Tesla robotaxi rollout struggles
Delays, crashes and safety concerns challenge Tesla’s Texas robotaxi expansion
Tesla’s robotaxi rollout in Texas is facing major operational and safety challenges as the company expands limited trials in Dallas, Houston and Austin, reporting and tests indicate. Reporters and users experienced long waits—often exceeding 30 minutes—and frequent vehicle unavailability; in one instance a normally 20-minute Dallas trip took nearly two hours. The service remains confined to three cities despite CEO Elon Musk’s prior prediction that robotaxis would serve half the U.S. population by the end of 2025.

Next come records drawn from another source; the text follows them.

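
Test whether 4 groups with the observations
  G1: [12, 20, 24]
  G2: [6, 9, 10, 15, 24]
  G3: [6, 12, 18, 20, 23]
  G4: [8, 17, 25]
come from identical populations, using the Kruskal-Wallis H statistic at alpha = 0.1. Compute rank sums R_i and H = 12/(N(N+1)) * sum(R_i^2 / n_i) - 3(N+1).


Step 1: Combine all N = 16 observations and assign midranks.
sorted (value, group, rank): (6,G2,1.5), (6,G3,1.5), (8,G4,3), (9,G2,4), (10,G2,5), (12,G1,6.5), (12,G3,6.5), (15,G2,8), (17,G4,9), (18,G3,10), (20,G1,11.5), (20,G3,11.5), (23,G3,13), (24,G1,14.5), (24,G2,14.5), (25,G4,16)
Step 2: Sum ranks within each group.
R_1 = 32.5 (n_1 = 3)
R_2 = 33 (n_2 = 5)
R_3 = 42.5 (n_3 = 5)
R_4 = 28 (n_4 = 3)
Step 3: H = 12/(N(N+1)) * sum(R_i^2/n_i) - 3(N+1)
     = 12/(16*17) * (32.5^2/3 + 33^2/5 + 42.5^2/5 + 28^2/3) - 3*17
     = 0.044118 * 1192.47 - 51
     = 1.608824.
Step 4: Ties present; correction factor C = 1 - 24/(16^3 - 16) = 0.994118. Corrected H = 1.608824 / 0.994118 = 1.618343.
Step 5: Under H0, H ~ chi^2(3); p-value = 0.655238.
Step 6: alpha = 0.1. fail to reject H0.

H = 1.6183, df = 3, p = 0.655238, fail to reject H0.


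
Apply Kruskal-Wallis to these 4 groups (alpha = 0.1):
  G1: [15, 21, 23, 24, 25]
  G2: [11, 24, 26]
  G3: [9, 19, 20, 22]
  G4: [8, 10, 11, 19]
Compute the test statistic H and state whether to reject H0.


Step 1: Combine all N = 16 observations and assign midranks.
sorted (value, group, rank): (8,G4,1), (9,G3,2), (10,G4,3), (11,G2,4.5), (11,G4,4.5), (15,G1,6), (19,G3,7.5), (19,G4,7.5), (20,G3,9), (21,G1,10), (22,G3,11), (23,G1,12), (24,G1,13.5), (24,G2,13.5), (25,G1,15), (26,G2,16)
Step 2: Sum ranks within each group.
R_1 = 56.5 (n_1 = 5)
R_2 = 34 (n_2 = 3)
R_3 = 29.5 (n_3 = 4)
R_4 = 16 (n_4 = 4)
Step 3: H = 12/(N(N+1)) * sum(R_i^2/n_i) - 3(N+1)
     = 12/(16*17) * (56.5^2/5 + 34^2/3 + 29.5^2/4 + 16^2/4) - 3*17
     = 0.044118 * 1305.35 - 51
     = 6.588787.
Step 4: Ties present; correction factor C = 1 - 18/(16^3 - 16) = 0.995588. Corrected H = 6.588787 / 0.995588 = 6.617984.
Step 5: Under H0, H ~ chi^2(3); p-value = 0.085124.
Step 6: alpha = 0.1. reject H0.

H = 6.6180, df = 3, p = 0.085124, reject H0.


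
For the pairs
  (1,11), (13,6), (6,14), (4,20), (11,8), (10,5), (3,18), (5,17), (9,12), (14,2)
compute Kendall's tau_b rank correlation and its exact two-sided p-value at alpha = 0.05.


Step 1: Enumerate the 45 unordered pairs (i,j) with i<j and classify each by sign(x_j-x_i) * sign(y_j-y_i).
  (1,2):dx=+12,dy=-5->D; (1,3):dx=+5,dy=+3->C; (1,4):dx=+3,dy=+9->C; (1,5):dx=+10,dy=-3->D
  (1,6):dx=+9,dy=-6->D; (1,7):dx=+2,dy=+7->C; (1,8):dx=+4,dy=+6->C; (1,9):dx=+8,dy=+1->C
  (1,10):dx=+13,dy=-9->D; (2,3):dx=-7,dy=+8->D; (2,4):dx=-9,dy=+14->D; (2,5):dx=-2,dy=+2->D
  (2,6):dx=-3,dy=-1->C; (2,7):dx=-10,dy=+12->D; (2,8):dx=-8,dy=+11->D; (2,9):dx=-4,dy=+6->D
  (2,10):dx=+1,dy=-4->D; (3,4):dx=-2,dy=+6->D; (3,5):dx=+5,dy=-6->D; (3,6):dx=+4,dy=-9->D
  (3,7):dx=-3,dy=+4->D; (3,8):dx=-1,dy=+3->D; (3,9):dx=+3,dy=-2->D; (3,10):dx=+8,dy=-12->D
  (4,5):dx=+7,dy=-12->D; (4,6):dx=+6,dy=-15->D; (4,7):dx=-1,dy=-2->C; (4,8):dx=+1,dy=-3->D
  (4,9):dx=+5,dy=-8->D; (4,10):dx=+10,dy=-18->D; (5,6):dx=-1,dy=-3->C; (5,7):dx=-8,dy=+10->D
  (5,8):dx=-6,dy=+9->D; (5,9):dx=-2,dy=+4->D; (5,10):dx=+3,dy=-6->D; (6,7):dx=-7,dy=+13->D
  (6,8):dx=-5,dy=+12->D; (6,9):dx=-1,dy=+7->D; (6,10):dx=+4,dy=-3->D; (7,8):dx=+2,dy=-1->D
  (7,9):dx=+6,dy=-6->D; (7,10):dx=+11,dy=-16->D; (8,9):dx=+4,dy=-5->D; (8,10):dx=+9,dy=-15->D
  (9,10):dx=+5,dy=-10->D
Step 2: C = 8, D = 37, total pairs = 45.
Step 3: tau = (C - D)/(n(n-1)/2) = (8 - 37)/45 = -0.644444.
Step 4: Exact two-sided p-value (enumerate n! = 3628800 permutations of y under H0): p = 0.009148.
Step 5: alpha = 0.05. reject H0.

tau_b = -0.6444 (C=8, D=37), p = 0.009148, reject H0.


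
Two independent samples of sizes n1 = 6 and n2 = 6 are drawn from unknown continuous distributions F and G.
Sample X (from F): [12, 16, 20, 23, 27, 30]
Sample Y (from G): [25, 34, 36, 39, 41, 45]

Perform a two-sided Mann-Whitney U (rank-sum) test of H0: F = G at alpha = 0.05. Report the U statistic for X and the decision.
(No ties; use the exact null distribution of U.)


Step 1: Combine and sort all 12 observations; assign midranks.
sorted (value, group): (12,X), (16,X), (20,X), (23,X), (25,Y), (27,X), (30,X), (34,Y), (36,Y), (39,Y), (41,Y), (45,Y)
ranks: 12->1, 16->2, 20->3, 23->4, 25->5, 27->6, 30->7, 34->8, 36->9, 39->10, 41->11, 45->12
Step 2: Rank sum for X: R1 = 1 + 2 + 3 + 4 + 6 + 7 = 23.
Step 3: U_X = R1 - n1(n1+1)/2 = 23 - 6*7/2 = 23 - 21 = 2.
       U_Y = n1*n2 - U_X = 36 - 2 = 34.
Step 4: No ties, so the exact null distribution of U (based on enumerating the C(12,6) = 924 equally likely rank assignments) gives the two-sided p-value.
Step 5: p-value = 0.008658; compare to alpha = 0.05. reject H0.

U_X = 2, p = 0.008658, reject H0 at alpha = 0.05.


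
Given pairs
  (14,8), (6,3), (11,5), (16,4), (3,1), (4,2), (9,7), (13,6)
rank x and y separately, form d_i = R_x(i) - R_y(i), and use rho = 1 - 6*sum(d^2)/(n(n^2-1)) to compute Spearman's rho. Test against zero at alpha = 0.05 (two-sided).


Step 1: Rank x and y separately (midranks; no ties here).
rank(x): 14->7, 6->3, 11->5, 16->8, 3->1, 4->2, 9->4, 13->6
rank(y): 8->8, 3->3, 5->5, 4->4, 1->1, 2->2, 7->7, 6->6
Step 2: d_i = R_x(i) - R_y(i); compute d_i^2.
  (7-8)^2=1, (3-3)^2=0, (5-5)^2=0, (8-4)^2=16, (1-1)^2=0, (2-2)^2=0, (4-7)^2=9, (6-6)^2=0
sum(d^2) = 26.
Step 3: rho = 1 - 6*26 / (8*(8^2 - 1)) = 1 - 156/504 = 0.690476.
Step 4: Under H0, t = rho * sqrt((n-2)/(1-rho^2)) = 2.3382 ~ t(6).
Step 5: Two-sided p-value from the t-distribution with 6 df = 0.057990.
Step 6: alpha = 0.05. fail to reject H0.

rho = 0.6905, p = 0.057990, fail to reject H0 at alpha = 0.05.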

The pilot’s small fleet size contributes to inconsistent coverage: Austin operates roughly 50 Tesla robotaxis, compared with more than 250 Waymo vehicles, and many Teslas still carry human safety monitors. Since August, Tesla reported 15 crashes involving robotaxis in Austin to federal regulators and sought to keep related incident files confidential, according to police. Austin police have raised concerns after observing Tesla vehicles driving about 5 mph over speed limits; the department warned Tesla that programming vehicles to exceed limits is not acceptable even if the company argues it helps match traffic flow.
Tesla characterizes the program as experimental and says it is taking a “cautious approach” to avoid injuries or fatalities. Still, analysts and local officials question the readiness of a camera-based system to handle complex, real-world urban edge cases—pedestrians, construction zones and novel situations that human drivers can often reason through. Experts note that autonomous systems can struggle in scenarios they have not been explicitly trained on, and some university students and community members worry about job losses for human drivers.
Investors have heavily priced Tesla on the promise of scalable robotaxi revenue, making current operational shortcomings especially significant for market expectations. Regulators and transportation analysts continue to scrutinize performance and safety reporting as trials proceed; local authorities stress the need for transparency, clear operational rules and robust oversight. The Texas pilot highlights both technical progress in autonomy and the sizable gap that remains between demonstration deployments and reliable, large-scale commercial robotaxi networks. Tesla did not respond to requests for comment.